It’s July 1895, and brothers Robert and Nattie Coombes are having the perfect summer. With their father away earning a paycheck and their mother visiting relatives in Liverpool, the boys take all their meals at coffee houses, visit the seaside and theatre, and attend local day-long cricket matches.
When their aunt — suspicious that the boys’ mother hasn’t written or returned — forces her way into the home, she discovers something horrifying: the decomposing body of Emily Coombes.
13 year-old Robert confesses to stabbing his mother, and expresses no remorse. The court hears testimony about his debilitating headaches and mood swings, as well as his obsession with “penny dreadfuls” and their glorified violence.
This testimony, plus the lack of any known motive, leads the jury to declare Robert Coombes insane. He becomes one of the youngest ever inmates of Broadmoor, the most infamous criminal lunatic asylum in history.
The Victorian era was the epicenter of titanic shifts in the way society thought about criminality and criminals, education, and the effects of pulp fiction on the human brain. The Wicked Boy: The Mystery of a Victorian Child Murderer focuses on these shifts — as well as the astonishing life of Robert Coombes.
“The Plaistow Horror”
I am obsessed with this book. I finished it weeks ago, but have been avoiding writing a review because I can’t figure out where to start.
The first few chapters were unsettling. The boys seem like callous freaks. Who murders their mother and then spends a week going out on the town while her body decomposes in an upstairs bedroom?
No one really knew what to believe. Both the defense and the prosecution informed the jury that Robert’s headaches, behavior problems, and collection of gory literature were the result of a twisted brain. His defense team believed he was insane; the prosecution believed he was a monster.
In the end, not even the hanging-happy English society was comfortable with sentencing a 13 year-old to death. Robert was declared insane, a danger to those around him, and sent to Broadmoor.
At Broadmoor and beyond
Fortunately for Robert, Broadmoor was a different kind of asylum. There were no straitjackets, no horrifying “therapies.” Just routine, a quiet country setting, and capable staff.
Robert went on to become a champion chess player, worked in the onsite tailor’s shop, and was a member of Broadmoor’s brass band.
17 years after he was committed, Robert was discharged. He traveled to Australia, joined the military at the beginning of World War I, and became a fucking war hero.
In 1930, Robert took saved his neighbor’s son Harry from an abusive stepfather, and essentially raised him as his own. He died in 1949, and is buried in Australia.
Mind. Blown.
So what happened? How did a 13 year-old who stabbed and bludgeoned his mother to death go on to live a normal — even heroic — life?

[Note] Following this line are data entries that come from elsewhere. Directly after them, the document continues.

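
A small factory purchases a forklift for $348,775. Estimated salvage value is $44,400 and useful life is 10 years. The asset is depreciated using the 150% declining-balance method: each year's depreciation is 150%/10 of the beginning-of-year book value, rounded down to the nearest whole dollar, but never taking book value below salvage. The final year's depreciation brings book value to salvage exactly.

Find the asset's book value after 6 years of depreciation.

Depreciable base = $348,775 − $44,400 = $304,375.
Year 1: ⌊$348,775 × 150%/10⌋ = $52,316. Book value $296,459.
Year 2: ⌊$296,459 × 150%/10⌋ = $44,468. Book value $251,991.
Year 3: ⌊$251,991 × 150%/10⌋ = $37,798. Book value $214,193.
Year 4: ⌊$214,193 × 150%/10⌋ = $32,128. Book value $182,065.
Year 5: ⌊$182,065 × 150%/10⌋ = $27,309. Book value $154,756.
Year 6: ⌊$154,756 × 150%/10⌋ = $23,213. Book value $131,543.

$131,543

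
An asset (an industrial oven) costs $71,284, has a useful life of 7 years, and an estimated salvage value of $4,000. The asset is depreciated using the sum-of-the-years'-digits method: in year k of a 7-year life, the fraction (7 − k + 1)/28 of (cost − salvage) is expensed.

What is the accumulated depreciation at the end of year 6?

$64,881

Depreciable base = $71,284 − $4,000 = $67,284.
Sum of the years' digits = 7+6+5+4+3+2+1 = 28.
Year 1: $67,284 × 7/28 = $16,821. Book value $54,463.
Year 2: $67,284 × 6/28 = $14,418. Book value $40,045.
Year 3: $67,284 × 5/28 = $12,015. Book value $28,030.
Year 4: $67,284 × 4/28 = $9,612. Book value $18,418.
Year 5: $67,284 × 3/28 = $7,209. Book value $11,209.
Year 6: $67,284 × 2/28 = $4,806. Book value $6,403.
Accumulated through year 6 = $71,284 − $6,403 = $64,881.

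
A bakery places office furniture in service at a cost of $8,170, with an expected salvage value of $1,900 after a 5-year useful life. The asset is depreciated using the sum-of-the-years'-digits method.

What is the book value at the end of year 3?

Depreciable base = $8,170 − $1,900 = $6,270.
Sum of the years' digits = 5+4+3+2+1 = 15.
Year 1: $6,270 × 5/15 = $2,090. Book value $6,080.
Year 2: $6,270 × 4/15 = $1,672. Book value $4,408.
Year 3: $6,270 × 3/15 = $1,254. Book value $3,154.

$3,154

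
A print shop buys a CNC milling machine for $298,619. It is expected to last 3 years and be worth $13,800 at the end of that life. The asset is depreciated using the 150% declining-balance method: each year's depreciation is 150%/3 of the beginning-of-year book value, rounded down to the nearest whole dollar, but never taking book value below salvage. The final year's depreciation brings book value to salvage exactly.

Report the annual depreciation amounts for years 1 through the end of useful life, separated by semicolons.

$149,309; $74,655; $60,855

Depreciable base = $298,619 − $13,800 = $284,819.
Year 1: ⌊$298,619 × 150%/3⌋ = $149,309. Book value $149,310.
Year 2: ⌊$149,310 × 150%/3⌋ = $74,655. Book value $74,655.
Year 3 (final): $74,655 − $13,800 = $60,855. Book value $13,800.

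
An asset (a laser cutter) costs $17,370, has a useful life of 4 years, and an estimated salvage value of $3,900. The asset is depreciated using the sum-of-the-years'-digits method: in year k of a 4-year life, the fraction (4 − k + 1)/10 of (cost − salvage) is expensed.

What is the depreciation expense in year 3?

Depreciable base = $17,370 − $3,900 = $13,470.
Sum of the years' digits = 4+3+2+1 = 10.
Year 1: $13,470 × 4/10 = $5,388. Book value $11,982.
Year 2: $13,470 × 3/10 = $4,041. Book value $7,941.
Year 3: $13,470 × 2/10 = $2,694. Book value $5,247.

$2,694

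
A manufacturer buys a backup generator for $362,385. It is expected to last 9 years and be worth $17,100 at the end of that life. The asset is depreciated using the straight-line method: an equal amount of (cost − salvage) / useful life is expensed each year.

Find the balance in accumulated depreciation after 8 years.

Depreciable base = $362,385 − $17,100 = $345,285.
Annual expense = $345,285 / 9 = $38,365.
End of year 1: book value $324,020.
End of year 2: book value $285,655.
End of year 3: book value $247,290.
End of year 4: book value $208,925.
End of year 5: book value $170,560.
End of year 6: book value $132,195.
End of year 7: book value $93,830.
End of year 8: book value $55,465.
Accumulated through year 8 = $362,385 − $55,465 = $306,920.

$306,920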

Author Kate Summerscale believes that Robert suffered a psychotic break brought on by his mother’s abuse. Emily Coombes frequently threatened both boys, and beat Nattie early on the day of her murder.
Robert’s headaches and mood swings were, Summerscale believes, the symptoms of living in the shadow of abuse. At some point Robert came to believe that the only way he could protect himself and his brother was to escape their mother. When running away didn’t work, his anxious mind supplied an alternative. Only when Emily Coombes was gone did Robert believe he would be safe.
I can’t imagine what this would do to a kid. Becoming fully aware that you had killed your mother, that you were likely going to spend the rest of your life in an asylum.
Is that what made Robert so anxious to join the military, to be a stretcher-bearer responsible for saving lives on the battlefield? Is that what made him take responsibility for a kid he barely knew, but who he could see was being abused by his parent?
We know so little about Robert’s thoughts in his lifetime. If he kept a diary, it’s long gone. We can only look at his actions. The press considered him a monster — no matter how abusive Emily had been, she didn’t deserve to be murdered — but in the end Robert’s actions throughout his life proved his rationality, kindness, and bravery.
Read this right now
Get a copy of Summerscale’s book right now. The Wicked Boy is well-researched, fascinating, and will absolutely suck you in.
I’ve read it twice now, but will definitely be picking it up again very soon. One of my favorite reads of 2016.